Off-targets are a potential issue though they’re less of an issue if you target non-coding regions that aren’t directly translated into proteins. The editing tools have also improved a lot since the original CRISPR publications back in 2012. Base editors and prime editors have indel rates like 50-300x lower than original CRISPR.
Base editors and prime editors can do simultaneous edits in the same cell. I’ve read a paper where the authors did 50 concurrent base edits (though it was in a cell type that is easier than average to edit). Scaling concurrent editing capabilities is the very first thing I want to focus on.
Also, if your delivery vector doesn’t trigger an adaptive immune response (or end up being toxic for some other reason), you can redose someone a few times and make new edits with each round. If we can solve delivery issues, the dosing would be as simple as giving someone an IV injection.
I’m not saying these are simple problems. Solving all of them is going to be hard. But many of the steps have already been done independently in one research paper or another.
No. You don’t need to be able to synthesize a genome to make any of this work. You can edit the genome of a living person.
Thanks, this is exciting and inspiring stuff to learn about!
I guess another thing I’m wondering about, is how we could tell apart genes that impact a trait via their ongoing metabolic activities (maybe metabolic is not the right term… what I mean is that the gene is being expressed, creating proteins, etc, on an ongoing basis), versus genes that impact a trait via being important for early embryonic / childhood development, but which aren’t very relevant in adulthood. Genes related to intelligence, for instance, seem like they might show up with positive scores in a GWAS, but their function is confined to helping unfold the proper neuron connection structures during fetal development, and then they turn off, so editing them now won’t do anything. Versus other genes that affect, say, what kinds of cholesterol the body produces, seem more likely to have direct impact via their day-to-day operation (which could be changed using a CRISPR-like tool).

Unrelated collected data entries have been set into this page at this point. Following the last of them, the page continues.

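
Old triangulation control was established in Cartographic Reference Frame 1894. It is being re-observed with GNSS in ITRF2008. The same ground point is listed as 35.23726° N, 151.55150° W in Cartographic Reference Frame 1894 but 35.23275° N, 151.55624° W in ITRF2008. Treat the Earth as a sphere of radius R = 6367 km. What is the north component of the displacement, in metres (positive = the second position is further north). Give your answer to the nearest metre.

Δφ = 35.23275° − 35.23726° = -0.00451°; Δλ = -151.55624° − -151.55150° = -0.00474°.
1° along a meridian = πR/180 = 111125 m.
ΔN = Δφ × 111125 = -501.2 m; ΔE = Δλ × 111125 × cos(35.23726°) = -0.00474 × 111125 × 0.816770 = -430.2 m.

ΔN = -501 m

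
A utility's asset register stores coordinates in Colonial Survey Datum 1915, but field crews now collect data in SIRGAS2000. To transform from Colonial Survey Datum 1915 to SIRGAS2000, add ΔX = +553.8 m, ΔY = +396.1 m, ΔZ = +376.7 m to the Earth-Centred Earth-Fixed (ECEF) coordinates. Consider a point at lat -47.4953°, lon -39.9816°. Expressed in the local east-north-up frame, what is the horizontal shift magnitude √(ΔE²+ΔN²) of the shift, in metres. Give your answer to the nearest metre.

At φ = -47.4953°, λ = -39.9816°: sin φ = -0.737222, cos φ = 0.675651, sin λ = -0.642542, cos λ = 0.766251.
ΔE = −sin λ·ΔX + cos λ·ΔY = −(-0.642542)·(553.8) + (0.766251)·(396.1) = 659.35 m.
ΔN = −sin φ cos λ·ΔX − sin φ sin λ·ΔY + cos φ·ΔZ = −(-0.737222)(0.766251)(553.8) − (-0.737222)(-0.642542)(396.1) + (0.675651)(376.7) = 379.73 m.
Horizontal magnitude = √(ΔE² + ΔN²) = √(659.35² + 379.73²) = 760.88 m.

761 m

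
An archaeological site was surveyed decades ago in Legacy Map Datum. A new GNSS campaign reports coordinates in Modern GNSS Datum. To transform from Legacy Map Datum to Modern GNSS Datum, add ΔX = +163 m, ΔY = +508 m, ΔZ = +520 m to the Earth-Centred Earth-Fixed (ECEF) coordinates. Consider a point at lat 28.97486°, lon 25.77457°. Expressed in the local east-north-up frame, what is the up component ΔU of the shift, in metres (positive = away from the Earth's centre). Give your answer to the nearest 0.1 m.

At φ = 28.97486°, λ = 25.77457°: sin φ = 0.484426, cos φ = 0.874832, sin λ = 0.434831, cos λ = 0.900512.
ΔU = cos φ cos λ·ΔX + cos φ sin λ·ΔY + sin φ·ΔZ = (0.874832)(0.900512)(163) + (0.874832)(0.434831)(508) + (0.484426)(520) = 573.56 m.

ΔU = 573.6 m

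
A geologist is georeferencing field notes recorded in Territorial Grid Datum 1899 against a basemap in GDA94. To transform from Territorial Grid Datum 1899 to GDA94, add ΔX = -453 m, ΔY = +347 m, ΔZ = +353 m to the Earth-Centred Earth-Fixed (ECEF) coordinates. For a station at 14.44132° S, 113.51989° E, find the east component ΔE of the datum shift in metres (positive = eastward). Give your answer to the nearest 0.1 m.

At φ = -14.44132°, λ = 113.51989°: sin φ = -0.249388, cos φ = 0.968404, sin λ = 0.916922, cos λ = -0.399067.
ΔE = −sin λ·ΔX + cos λ·ΔY = −(0.916922)·(-453) + (-0.399067)·(347) = 276.89 m.

ΔE = 276.9 m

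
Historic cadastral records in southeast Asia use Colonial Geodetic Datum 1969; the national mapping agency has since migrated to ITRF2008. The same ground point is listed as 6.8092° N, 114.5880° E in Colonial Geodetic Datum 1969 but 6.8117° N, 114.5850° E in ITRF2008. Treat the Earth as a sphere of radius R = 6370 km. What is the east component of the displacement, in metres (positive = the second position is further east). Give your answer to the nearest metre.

Δφ = 6.8117° − 6.8092° = +0.0025°; Δλ = 114.5850° − 114.5880° = -0.0030°.
1° along a meridian = πR/180 = 111177 m.
ΔN = Δφ × 111177 = 277.9 m; ΔE = Δλ × 111177 × cos(6.8092°) = -0.0030 × 111177 × 0.992946 = -331.2 m.

ΔE = -331 m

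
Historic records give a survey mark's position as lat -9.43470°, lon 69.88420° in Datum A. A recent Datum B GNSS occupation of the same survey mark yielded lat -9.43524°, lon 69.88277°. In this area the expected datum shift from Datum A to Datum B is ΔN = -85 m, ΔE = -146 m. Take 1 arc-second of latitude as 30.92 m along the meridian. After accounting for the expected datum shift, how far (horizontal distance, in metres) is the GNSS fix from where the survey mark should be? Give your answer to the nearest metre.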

Do we have any way of distinguishing the one type of genes from the other? (Maybe we can just look at living tissue and examine what genes are expressed vs turned off? This sounds hard to do for the entire genome...) Or perhaps we have reason to believe something like “only 20% of genes are related to early development, 80% handle ongoing metabolism, so the GWAS --> gene therapy pipeline won’t be affected too badly by the dilution of editing useless early-development genes”?
Yes, this is an excellent question. And I think it’s likely we could (at least for the brain) thanks to some data from this study that took brain biopsies from individuals of varying stages of life and looked at the transcriptome of cells from different parts of the brain.
My basic prior is that the effect of editing is likely to be close to the same as if you edited the same gene in an embryo iff the peak protein expression occurs in adulthood. Though there aren’t really any animal experiments that I know of yet which look at how the distribution of effect sizes vary by trait and organ.